Is new funding for childcare just a drop in the ocean for many families?
Yes: Whilst any support for parents is welcome, this is a mere drop in the ocean for families who have borne the burden of government cuts.
House of Commons library figures show an average family with a new born baby is losing £2,000 as a result of Tory and Lib Dem cuts to tax credits, maternity pay and support for new families
The proposals will place increased pressure on nurseries at a time when cuts have led to a shortage of places and a rise in prices, and there is a question mark over whether the government can deliver this without compromising standards. Even if they do, there is no guarantee that the poorest families will stand to benefit because there is an income threshold of £10,000 for parents to qualify, meaning that minimum wage earners and single parents would lose money if they try to work their way out of poverty.
I meet hard-working families all the time who are struggling to cope under this government.

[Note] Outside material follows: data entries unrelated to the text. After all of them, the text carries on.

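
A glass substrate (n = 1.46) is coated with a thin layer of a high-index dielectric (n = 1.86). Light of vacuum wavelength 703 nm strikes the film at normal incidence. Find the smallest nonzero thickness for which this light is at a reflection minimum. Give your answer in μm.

At the upper boundary (n = 1.0 to n = 1.86) the reflected ray undergoes a half-wave phase shift.
At the lower boundary (n = 1.86 to n = 1.46) the reflected ray undergoes no phase shift.
Exactly one π shift → a net half-wave offset.
With one net inversion, destructive interference in reflection requires 2 n t = m λ.
The smallest nonzero thickness corresponds to m = 1: t = m λ / (2 n) = 1.00 × 703 / (2 × 1.86) = 189 nm.

0.189 μm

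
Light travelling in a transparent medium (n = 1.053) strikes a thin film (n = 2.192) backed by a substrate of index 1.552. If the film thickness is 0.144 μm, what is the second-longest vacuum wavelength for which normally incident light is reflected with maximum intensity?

Ray reflecting at the top interface goes from n = 1.053 toward n = 2.192: a half-wave phase shift.
Ray reflecting at the bottom interface goes from n = 2.192 toward n = 1.552: no phase shift.
Exactly one π shift → a net half-wave offset.
For maximum reflection here: 2 n t = (m + ½) λ.
λ = 2 n t / (m + ½). The second-longest wavelength is m = 1: λ = 2 × 2.192 × 144 / 1.50 = 421 nm.

421 nm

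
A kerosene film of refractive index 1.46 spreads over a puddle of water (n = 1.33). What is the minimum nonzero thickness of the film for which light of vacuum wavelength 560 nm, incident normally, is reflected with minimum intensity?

Top surface (1.0 → 1.46): reflection off a higher-index medium gives a half-wave phase shift.
Ray reflecting at the bottom interface goes from n = 1.46 toward n = 1.33: no phase shift.
The two reflections differ by half a wavelength.
With one net inversion, destructive interference in reflection requires 2 n t = m λ.
Minimum nonzero at m = 1: t = λ / (2 n) = 560 / (2 × 1.46) = 192 nm.

192 nm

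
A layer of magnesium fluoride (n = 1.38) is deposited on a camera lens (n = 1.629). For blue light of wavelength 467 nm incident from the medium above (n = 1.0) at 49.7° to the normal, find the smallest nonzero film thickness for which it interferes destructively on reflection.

102 nm

At the upper boundary (n = 1.0 to n = 1.38) the reflected ray undergoes a half-wave phase shift.
At the lower boundary (n = 1.38 to n = 1.629) the reflected ray undergoes a half-wave phase shift.
Zero or two π shifts → no net half-wave offset.
For dark reflection here: 2 n t cos θ_r = (m + ½) λ.
Snell's law: 1.0 sin 49.7° = 1.38 sin θ_r → sin θ_r = 0.553, cos θ_r = 0.833.
Minimum at m = 0: t = λ / (4 n cos θ_r) = 467 / (4 × 1.38 × 0.833) = 102 nm.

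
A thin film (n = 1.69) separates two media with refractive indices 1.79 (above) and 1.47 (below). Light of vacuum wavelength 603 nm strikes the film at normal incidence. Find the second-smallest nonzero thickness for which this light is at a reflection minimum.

At the upper boundary (n = 1.79 to n = 1.69) the reflected ray undergoes no phase shift.
At the lower boundary (n = 1.69 to n = 1.47) the reflected ray undergoes no phase shift.
The two reflections carry the same phase change, so no net offset.
With no net inversion, destructive interference in reflection requires 2 n t = (m + ½) λ.
The second-smallest nonzero thickness corresponds to m = 1: t = (m + ½) λ / (2 n) = 1.50 × 603 / (2 × 1.69) = 268 nm.

268 nm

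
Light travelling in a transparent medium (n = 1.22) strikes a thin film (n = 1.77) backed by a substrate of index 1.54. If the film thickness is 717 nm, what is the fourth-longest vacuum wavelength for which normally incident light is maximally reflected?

Ray reflecting at the top interface goes from n = 1.22 toward n = 1.77: a half-wave phase shift.
Bottom surface (1.77 → 1.54): reflection off a lower-index medium gives no phase shift.
The two reflections differ by half a wavelength.
So the condition for constructive reflection is 2 n t = (m + ½) λ.
λ = 2 n t / (m + ½). The fourth-longest wavelength is m = 3: λ = 2 × 1.77 × 717 / 3.50 = 725 nm.

725 nm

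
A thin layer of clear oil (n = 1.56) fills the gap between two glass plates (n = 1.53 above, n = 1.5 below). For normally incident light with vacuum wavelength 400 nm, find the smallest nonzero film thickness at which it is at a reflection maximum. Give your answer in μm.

Ray reflecting at the top interface goes from n = 1.53 toward n = 1.56: a half-wave phase shift.
Ray reflecting at the bottom interface goes from n = 1.56 toward n = 1.5: no phase shift.
Exactly one π shift → a net half-wave offset.
With one net inversion, constructive interference in reflection requires 2 n t = (m + ½) λ.
Minimum at m = 0: t = λ / (4 n) = 400 / (4 × 1.56) = 64.1 nm.

0.0641 μm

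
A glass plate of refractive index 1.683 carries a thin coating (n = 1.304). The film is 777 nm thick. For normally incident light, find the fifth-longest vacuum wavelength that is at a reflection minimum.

450 nm

Ray reflecting at the top interface goes from n = 1.0 toward n = 1.304: a half-wave phase shift.
At the lower boundary (n = 1.304 to n = 1.683) the reflected ray undergoes a half-wave phase shift.
Net: no relative phase inversion (both shifts match).
With no net inversion, destructive interference in reflection requires 2 n t = (m + ½) λ.
λ = 2 n t / (m + ½). The fifth-longest wavelength is m = 4: λ = 2 × 1.304 × 777 / 4.50 = 450 nm.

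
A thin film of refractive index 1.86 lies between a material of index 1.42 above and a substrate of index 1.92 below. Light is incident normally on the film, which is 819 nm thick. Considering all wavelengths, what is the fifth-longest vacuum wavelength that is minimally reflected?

Ray reflecting at the top interface goes from n = 1.42 toward n = 1.86: a half-wave phase shift.
At the lower boundary (n = 1.86 to n = 1.92) the reflected ray undergoes a half-wave phase shift.
The two reflections carry the same phase change, so no net offset.
So the condition for destructive reflection is 2 n t = (m + ½) λ.
λ = 2 n t / (m + ½). The fifth-longest wavelength is m = 4: λ = 2 × 1.86 × 819 / 4.50 = 677 nm.

677 nm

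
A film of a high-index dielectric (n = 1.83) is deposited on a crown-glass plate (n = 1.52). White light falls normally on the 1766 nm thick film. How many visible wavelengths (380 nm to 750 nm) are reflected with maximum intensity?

8

At the upper boundary (n = 1.0 to n = 1.83) the reflected ray undergoes a half-wave phase shift.
Bottom surface (1.83 → 1.52): reflection off a lower-index medium gives no phase shift.
Exactly one π shift → a net half-wave offset.
For bright reflection here: 2 n t = (m + ½) λ.
λ = 2 n t / (m + ½) = 6464 / (m + ½) nm.
m=8: 760 nm (IR); m=9: 680 nm (visible); m=10: 616 nm (visible); m=11: 562 nm (visible); m=12: 517 nm (visible); m=13: 479 nm (visible); m=14: 446 nm (visible); m=15: 417 nm (visible); m=16: 392 nm (visible); m=17: 369 nm (UV).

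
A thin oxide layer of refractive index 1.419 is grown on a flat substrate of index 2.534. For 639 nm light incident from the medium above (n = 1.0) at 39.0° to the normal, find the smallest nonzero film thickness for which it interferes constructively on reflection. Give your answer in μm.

At the upper boundary (n = 1.0 to n = 1.419) the reflected ray undergoes a half-wave phase shift.
At the lower boundary (n = 1.419 to n = 2.534) the reflected ray undergoes a half-wave phase shift.
The two reflections carry the same phase change, so no net offset.
With no net inversion, constructive interference in reflection requires 2 n t cos θ_r = m λ.
Snell's law: 1.0 sin 39.0° = 1.419 sin θ_r → sin θ_r = 0.443, cos θ_r = 0.896.
Minimum nonzero at m = 1: t = λ / (2 n cos θ_r) = 639 / (2 × 1.419 × 0.896) = 251 nm.

0.251 μm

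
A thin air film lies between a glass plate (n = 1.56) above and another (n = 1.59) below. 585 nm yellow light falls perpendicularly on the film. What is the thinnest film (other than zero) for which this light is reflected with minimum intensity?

Top surface (1.56 → 1.0): reflection off a lower-index medium gives no phase shift.
At the lower boundary (n = 1.0 to n = 1.59) the reflected ray undergoes a half-wave phase shift.
The two reflections differ by half a wavelength.
For weak reflection here: 2 n t = m λ.
Minimum nonzero at m = 1: t = λ / (2 n) = 585 / (2 × 1.0) = 293 nm.

293 nm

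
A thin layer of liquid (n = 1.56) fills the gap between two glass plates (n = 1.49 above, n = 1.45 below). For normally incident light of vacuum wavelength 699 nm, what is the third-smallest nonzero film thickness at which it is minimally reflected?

672 nm

Top surface (1.49 → 1.56): reflection off a higher-index medium gives a half-wave phase shift.
At the lower boundary (n = 1.56 to n = 1.45) the reflected ray undergoes no phase shift.
The two reflections differ by half a wavelength.
For dark reflection here: 2 n t = m λ.
The third-smallest nonzero thickness corresponds to m = 3: t = m λ / (2 n) = 3.00 × 699 / (2 × 1.56) = 672 nm.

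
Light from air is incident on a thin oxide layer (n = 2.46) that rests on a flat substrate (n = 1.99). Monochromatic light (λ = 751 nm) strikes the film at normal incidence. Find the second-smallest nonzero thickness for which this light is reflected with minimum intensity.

305 nm

Top surface (1.0 → 2.46): reflection off a higher-index medium gives a half-wave phase shift.
Ray reflecting at the bottom interface goes from n = 2.46 toward n = 1.99: no phase shift.
Exactly one π shift → a net half-wave offset.
For minimum reflection here: 2 n t = m λ.
The second-smallest nonzero thickness corresponds to m = 2: t = m λ / (2 n) = 2.00 × 751 / (2 × 2.46) = 305 nm.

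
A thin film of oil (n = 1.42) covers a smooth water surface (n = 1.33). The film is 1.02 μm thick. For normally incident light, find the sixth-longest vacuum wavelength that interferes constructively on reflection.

Ray reflecting at the top interface goes from n = 1.0 toward n = 1.42: a half-wave phase shift.
Ray reflecting at the bottom interface goes from n = 1.42 toward n = 1.33: no phase shift.
Net: one phase inversion between the two reflected rays.
For strong reflection here: 2 n t = (m + ½) λ.
λ = 2 n t / (m + ½). The sixth-longest wavelength is m = 5: λ = 2 × 1.42 × 1020 / 5.50 = 527 nm.

527 nm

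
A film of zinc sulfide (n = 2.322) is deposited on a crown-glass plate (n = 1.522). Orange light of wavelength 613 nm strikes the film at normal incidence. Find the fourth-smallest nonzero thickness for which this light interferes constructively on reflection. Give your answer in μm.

0.462 μm

At the upper boundary (n = 1.0 to n = 2.322) the reflected ray undergoes a half-wave phase shift.
At the lower boundary (n = 2.322 to n = 1.522) the reflected ray undergoes no phase shift.
Net: one phase inversion between the two reflected rays.
With one net inversion, constructive interference in reflection requires 2 n t = (m + ½) λ.
The fourth-smallest nonzero thickness corresponds to m = 3: t = (m + ½) λ / (2 n) = 3.50 × 613 / (2 × 2.322) = 462 nm.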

Last year the average cost of looking after a new baby rose 4.5%, compared with a 1.5% increase in average earnings. Cuts to childcare help through Working Tax Credit are also hitting working families hard.
The Government needs to take radical action to support families by investing heavily in childcare and extending state childcare provision.
Investment in childcare is a no-brainer -- it can create jobs and help parents move into work, thus raising tax revenue and removing parents from state support.
It can also be a strong driver of equality, empowering women and levelling the playing field for disadvantaged children.